Concurrent with Early One Morning is an exterior installation of Bell’s work at Tift
Nature Preserve, Buffalo as part of the Albright-Knox Art Gallery’s Public Art Initiative in
collaboration with Tift and the Buffalo Museum of Science. Visit the Albright-Knox’s
website for more information: http://www.albrightknox.org/collection/publicart/
piece:locus-amoenus/

ABOUT THE ARTIST

Roberley Bell spent her childhood in Latin America and Southeast Asia. She attended
the University of Massachusetts and State University of New York at Alfred from where
she holds an MFA. Bell is the recipient of many grants and fellowships including the New
York Foundation for the Arts, Pollock Krasner Fellowship, a summer Fulbright to the
Netherlands and a 2010 Senior Scholar Fulbright to Turkey.
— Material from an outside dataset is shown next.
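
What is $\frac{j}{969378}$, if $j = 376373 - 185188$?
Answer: $\frac{191185}{969378} \approx 0.19722$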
In 2015 she received a
Fellowship for the Turkish Cultural Foundation. Bell has received several residency
awards both nationally and internationally, including a residency to the Stadt
Kunstlerhaus in Salzburg Austria and a studio fellowship from the International Studio
Program in NY. In 2016 she had residencies at both Visual Studies Workshop in
Rochester, NY and the Institute for Electronic Art at Alfred University. Bell’s work has
been exhibited nationally and internationally including at the State Tretyakov Gallery,
Moscow; Alan Space, Istanbul; Virginia Museum of Fine Arts, Richmond; Denise Bibro
Gallery, NY. Recent solo exhibitions include The Hermitage Museum and Gardens in
Norfolk, VA and the deCordova Museum and Sculpture Park, Lincoln, MA. Bell has
completed public projects in Cambridge, Pittsburgh, Chicago, Baltimore, New York,
Kaliningrad, Russia, Istanbul, Turkey and most recently at the Albany International
Airport. Bell lives in Bethany, New York and teaches in The School of Photographic Arts
and Sciences at Rochester Institute of Technology.

ABOUT BT&C GALLERY

Established in 2013, BT&C Gallery is a commercial art gallery that builds the career of
artists based in Buffalo and beyond, and fosters a base of emerging and seasoned
collectors. BT&C opened at 1250 Niagara St, Buffalo in June 2014.